The Black Cat by Winfred Rembert

On Wednesday, January 18th, Christie’s New York held its Outsider & Vernacular art sale, featuring works by self-taught, naïve, and folk artists. I had previously written about how fourteen lots come from the collection of actress Jane Fonda. When the sale came, one of the works owned by Fonda made it to the top lots. But at the very top was not a painting or a sculpture but a piece of leatherwork. The specialists at Christie’s expected The Black Cat by Winfred Rembert to wind up as one of the more valuable lots, assigning it an estimate range of $150K to $200K. It is a 32½-by-24¼-inch piece of carved leather painted with dye, which was Rembert’s preferred medium.

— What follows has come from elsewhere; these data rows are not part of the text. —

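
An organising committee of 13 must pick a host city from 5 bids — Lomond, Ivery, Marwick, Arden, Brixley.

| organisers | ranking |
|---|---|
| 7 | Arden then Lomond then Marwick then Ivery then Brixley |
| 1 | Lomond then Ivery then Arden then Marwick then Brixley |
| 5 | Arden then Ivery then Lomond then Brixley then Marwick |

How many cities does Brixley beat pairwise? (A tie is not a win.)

0

Brixley against each rival (13 organisers):
Brixley vs Lomond: Brixley preferred on 0 ballots; Lomond wins 13–0.
Brixley vs Ivery: Ivery wins 13–0.
Brixley vs Marwick: Brixley is ranked higher on 5 ballots, Marwick on 8. Marwick wins 8–5.
Brixley vs Arden: Arden, 13–0.
Brixley beats no one; loses to Lomond, Ivery, Marwick, Arden — 0 pairwise wins.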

Rembert had been involved in the Civil Rights movement. Consequently, he got thrown in jail twice, and a mob nearly lynched him. He served seven years in prison, where he learned leatherworking. He married, moved from his native Georgia to Connecticut, and started creating original works at age 51 in 1986. Despite moving across the country, much of his works recall his younger years spent in the South, including The Black Cat, showing the interior of a dance hall. The carved leather dance hall scene exceeded its estimate range, selling for $240K (or $302.4K w/p). Just behind the Rembert was a small work of graphite on cardboard by Bill Traylor, who is becoming one of the biggest names in outsider art. Traylor had been born into slavery in 1853 and spent most of his life in Alabama. He created the drawing, entitled Goat, Camel, Lion and Figures, in 1939 when he was 86 years old. The picture previously sold at Christie’s New York on January 18, 2019 for a hammer price of $100K, leading experts to give it a $200K to $300K estimate range this time around. Goat, Camel, Lion and Figures hit its low estimate of $200K (or $252K w/p).

A simple pencil drawing of a goat, a camel, a lion, and two human figures completely shaded in against a blank background.

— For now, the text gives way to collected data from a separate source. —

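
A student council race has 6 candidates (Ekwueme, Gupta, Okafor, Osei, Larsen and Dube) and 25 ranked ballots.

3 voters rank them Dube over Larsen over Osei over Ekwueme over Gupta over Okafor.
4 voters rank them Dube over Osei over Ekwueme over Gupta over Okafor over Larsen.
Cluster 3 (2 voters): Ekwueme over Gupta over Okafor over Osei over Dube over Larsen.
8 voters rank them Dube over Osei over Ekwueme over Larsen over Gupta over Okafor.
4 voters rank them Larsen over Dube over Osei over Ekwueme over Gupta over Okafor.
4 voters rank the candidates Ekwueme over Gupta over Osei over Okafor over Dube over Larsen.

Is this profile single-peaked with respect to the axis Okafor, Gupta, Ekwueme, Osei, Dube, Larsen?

Axis positions: Okafor=1, Gupta=2, Ekwueme=3, Osei=4, Dube=5, Larsen=6.
Cluster 1 (peak Dube at position 5): ranking walks positions 5-6-4-3-2-1, expanding outward from the peak — single-peaked.
Cluster 2 (peak Dube at position 5): ranking walks positions 5-4-3-2-1-6, expanding outward from the peak — single-peaked.
Cluster 3 (peak Ekwueme at position 3): ranking walks positions 3-2-1-4-5-6, expanding outward from the peak — single-peaked.
Cluster 4 (peak Dube at position 5): ranking walks positions 5-4-3-6-2-1, expanding outward from the peak — single-peaked.
Cluster 5 (peak Larsen at position 6): ranking walks positions 6-5-4-3-2-1, expanding outward from the peak — single-peaked.
Cluster 6 (peak Ekwueme at position 3): ranking walks positions 3-2-4-1-5-6, expanding outward from the peak — single-peaked.
Every ranking is single-peaked on this axis.

yes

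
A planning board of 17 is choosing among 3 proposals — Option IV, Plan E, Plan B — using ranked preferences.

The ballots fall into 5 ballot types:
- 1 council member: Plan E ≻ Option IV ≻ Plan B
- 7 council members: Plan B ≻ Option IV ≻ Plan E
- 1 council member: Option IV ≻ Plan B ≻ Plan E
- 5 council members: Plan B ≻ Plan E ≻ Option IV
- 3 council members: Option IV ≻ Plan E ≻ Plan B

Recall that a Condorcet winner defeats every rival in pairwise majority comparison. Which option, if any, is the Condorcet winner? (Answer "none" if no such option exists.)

Head-to-head results (17 council members):
Option IV vs Plan E: Option IV preferred on 7+1+3 = 11 ballots; Option IV wins 11–6.
Option IV vs Plan B: 5 to 12, Plan B.
Plan E vs Plan B: Plan E preferred on 1+3 = 4 ballots; Plan B wins 13–4.
Plan B defeats every rival head-to-head and is the Condorcet winner.

Plan B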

Goat, Camel, Lion and Figures by Bill Traylor

Two works tied for third place on Wednesday, one of which was a work by Thornton Dial from Jane Fonda’s collection. Untitled from 1991 consisted of mixed media on a large 76-by-65-inch canvas, which includes paint, fabric, wire, and epoxy. Sharing the third-place spot was Henry Darger’s Eagle Headed Blengin, a work of graphite, carbon transfer, and watercolor on paper from the collection of Siri von Reis. I found this work most interesting because much of Darger’s work includes subjects from his own fantasy world he developed for an unpublished book called The Story of the Vivian Girls. The subject of this particular piece is a winged creature with a serpent’s tail and an eagle’s head. This subject appears in several works, referring to them as Blengiglomenean Serpents. In his mythology, they act as protectors of his stories’ characters. Both the Dial and Darger works had estimates of $50K to $100K, and ended up with a final hammer price of $85K (or $107.1K w/p).

An abstract painting, mainly of red, blue, and black with various abstract figures throughout

Untitled by Thornton Dial

While a small handful of works more than doubled their original high estimates, only one realized more than triple. Voice of the Third Angel by Minnie Evans consists of oil paint and ink on paperboard. Not only do we know the year of its creation, but its exact date, with Evans inscribing “November 22, 1963” on the reverse. Whether or not the work has any connection with the assassination of President John F. Kennedy, which occurred on that date, is unknown. Specialists only predicted it to sell for no more than $10K, but it ended up selling for nearly three-and-a-half times that at $34K (or $42.8K w/p).

A fantastic, almost mythical creature with the long, slinking body of a pink serpent, a set of red and yellow wings, and a pink eagle's heat. Some notes are written beneath the illustration.

Eagle Headed Blengin by Henry Darger

Forty-two of the one-hundred-three available lots (41%) sold within their estimate ranges. Additionally, twenty-seven lots (26%) sold above, while thirty-three (32%) sold below. Only a single lot was bought in, giving Christie’s a sell-through rate of 99%. The entire sale was predicted to bring in anywhere between $1.24M and $2.04M, so Christie’s must be rather pleased by the $1.64M total hammer.